Alot of this stuff it's not much more expensive to make a large pot than a small. We use a lot of chicken. I tend to substitute chicken for seafood in recipes that I'm going to can just because I'm not all that comfortable with canning the seafood. Lots of people do it, but I'm more comfy with chicken and it's way cheaper. I buy leg quarters when the 10 lb bags go on sale at the local grocery for .29-.39/lb. I'll buy 40lb cases and stick them in the big freezer until I can use'em up. I also use venison when I can get it and I can both of them all by themselves as well (as opposed to use in something).

John


----------



## Onebigelf (Sep 17, 2011)

Oh, and PS? Mine was being used as a flower pot, too. Breast cancer got mom last month and I rescued the pot. I'm scouring the inside out, but it's still sound and in pretty good shape. I guess from being seasoned for decades by Granny Shuman. Anyway, it just needed a good wire brushing and now it needs to be re-seasoned.

John


----------



## DJgang (Apr 10, 2011)

I wonder if I could talk mom out of hers. Hum....


----------



## AlabamaGal (Dec 27, 2011)

Davarm said:


> Geezzze, I need an aspirin.


Sorry, I was trying be more specific than "'cause I said so," but I've never been good at short and concise answers.


----------



## Davarm (Oct 22, 2011)

AlabamaGal said:


> Sorry, I was trying be more specific than "'cause I said so," but I've never been good at short and concise answers.

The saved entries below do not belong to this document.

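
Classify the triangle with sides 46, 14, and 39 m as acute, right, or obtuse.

obtuse

Compare the square of the longest side to the sum of squares of the other two: 14² + 39² = 1717 < 2116 = 46².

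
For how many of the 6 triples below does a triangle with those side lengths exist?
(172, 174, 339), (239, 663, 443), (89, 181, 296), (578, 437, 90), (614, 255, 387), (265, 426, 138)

(172,174,339): 172+174 > 339 → valid
(239,443,663): 239+443 > 663 → valid
(89,181,296): 89+181 ≤ 296 → not valid
(90,437,578): 90+437 ≤ 578 → not valid
(255,387,614): 255+387 > 614 → valid
(138,265,426): 138+265 ≤ 426 → not valid
3 of the 6 triples form a triangle.

3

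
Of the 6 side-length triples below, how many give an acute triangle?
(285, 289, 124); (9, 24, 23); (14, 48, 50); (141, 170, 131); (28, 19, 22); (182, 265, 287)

(285,289,124): 124²+285² = 96601 > 83521 = 289² → acute
(9,24,23): 9²+23² = 610 > 576 = 24² → acute
(14,48,50): 14²+48² = 2500 = 50² → right
(141,170,131): 131²+141² = 37042 > 28900 = 170² → acute
(28,19,22): 19²+22² = 845 > 784 = 28² → acute
(182,265,287): 182²+265² = 103349 > 82369 = 287² → acute
5 of the 6 are acute.

5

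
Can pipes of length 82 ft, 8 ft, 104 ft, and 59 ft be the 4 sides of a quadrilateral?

Yes

A quadrilateral exists iff every side is shorter than the sum of the others — equivalently, the longest side is less than the sum of the rest.
Longest side 104 < 149 (sum of the remaining 3), so yes.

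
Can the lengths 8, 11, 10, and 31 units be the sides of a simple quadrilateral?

For a quadrilateral, each side must be shorter than the sum of the others.
Here the longest side is 31, but the remaining 3 sides sum to only 29.

No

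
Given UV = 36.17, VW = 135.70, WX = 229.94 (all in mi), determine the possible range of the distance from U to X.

58.07 ≤ UX ≤ 401.81 mi

The maximum is all hops collinear in one direction: 36.17 + 135.70 + 229.94 = 401.81.
The longest hop is 229.94; the others sum to 171.87. Folding the others back against it leaves at least 229.94 − 171.87 = 58.07.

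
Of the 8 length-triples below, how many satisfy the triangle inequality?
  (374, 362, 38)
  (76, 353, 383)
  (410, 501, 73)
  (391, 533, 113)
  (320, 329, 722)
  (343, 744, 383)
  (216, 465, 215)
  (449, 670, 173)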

Dont apologize, I asked the question, and you answered it. I guess what I was getting at is that you apparently are very familiar with your subject and that you did a thorough job of explaining it with your answer.

Thank you, the information is much appreciated.


----------



## HoppeEL4 (Dec 29, 2010)

Onebigelf, I get Basamait rice for $1.65 a pound at our local grocery store that specializes in bulk. Wow, I feel lucky with this price now.